Edward St. Aubyn’s 1998 novel rather recently got its U.S. release. I bought this book in Powell’s last year and just now got around to it. I have not read his much more well-known Patrick Melrose novels, but after reading On the Edge, I intend to.
This book is a very British lampooning of the excesses of the American New Age, the ruthlessly capitalistic California world of gurus, the fetishization of Native American spirituality, and so forth. Not to say that St. Aubyn is picking on the rich-idiot hippies exclusively -everyone and everything that shows up in this book will have some kind of clever cutting pointed at it if it sticks around long enough. And there are so, so many characters -it takes most of the first half of the book just to introduce everyone… second generation seekers, erotically obsessed beta-male investment bankers, French linguistic philosophers having bad peyote trips, the idle rich and their attendant gurus.
While I would have been more than satisfied with the book without this particular virtue, I was seriously impressed by the way it walked the line of savage mockery and genuine compassion.

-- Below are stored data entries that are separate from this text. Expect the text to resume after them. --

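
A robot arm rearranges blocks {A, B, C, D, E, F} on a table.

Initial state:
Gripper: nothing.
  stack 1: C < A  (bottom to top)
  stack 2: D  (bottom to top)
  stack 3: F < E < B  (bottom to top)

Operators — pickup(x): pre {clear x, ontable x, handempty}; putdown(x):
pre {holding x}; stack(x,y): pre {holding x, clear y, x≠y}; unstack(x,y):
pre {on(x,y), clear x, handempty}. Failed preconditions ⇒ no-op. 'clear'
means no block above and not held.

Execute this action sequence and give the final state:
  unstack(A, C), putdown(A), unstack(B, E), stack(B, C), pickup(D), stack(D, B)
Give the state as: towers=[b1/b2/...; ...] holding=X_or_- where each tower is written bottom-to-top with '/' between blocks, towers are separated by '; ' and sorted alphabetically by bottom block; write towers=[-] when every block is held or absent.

towers=[A; C/B/D; F/E] holding=-

step 1 (unstack(A, C)): towers=[C; D; F/E/B] holding=A
step 2 (putdown(A)): towers=[A; C; D; F/E/B] holding=-
step 3 (unstack(B, E)): towers=[A; C; D; F/E] holding=B
step 4 (stack(B, C)): towers=[A; C/B; D; F/E] holding=-
step 5 (pickup(D)): towers=[A; C/B; F/E] holding=D
step 6 (stack(D, B)): towers=[A; C/B/D; F/E] holding=-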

These new-age seekers aren’t all bad, and the things they have been hurt by are real, and their pain is real. Even challenging characters are often presented to the reader in painfully objective truth, but in such a way as to explain their actions as a coming from their own unique damages. Their dysfunction isn’t excused, but it’s contextualized in such a way as to present them as more than a two dimensional cut-out asshole. This is the first book I’ve ever read that reconciles such hilariously dark and sardonic observations of it’s characters with such a degree of compassion and legitimate happiness. Had you described the workings of this novel to me, I would have been incredibly dubious, but St. Aubyn manages to avoid the saccharine and the banal while still conveying a sense of peace and happiness among broken people working within a bullshit ideology. Damn.
Recommendation: Read it! This is a fantastic book and I can recommend it unreservedly.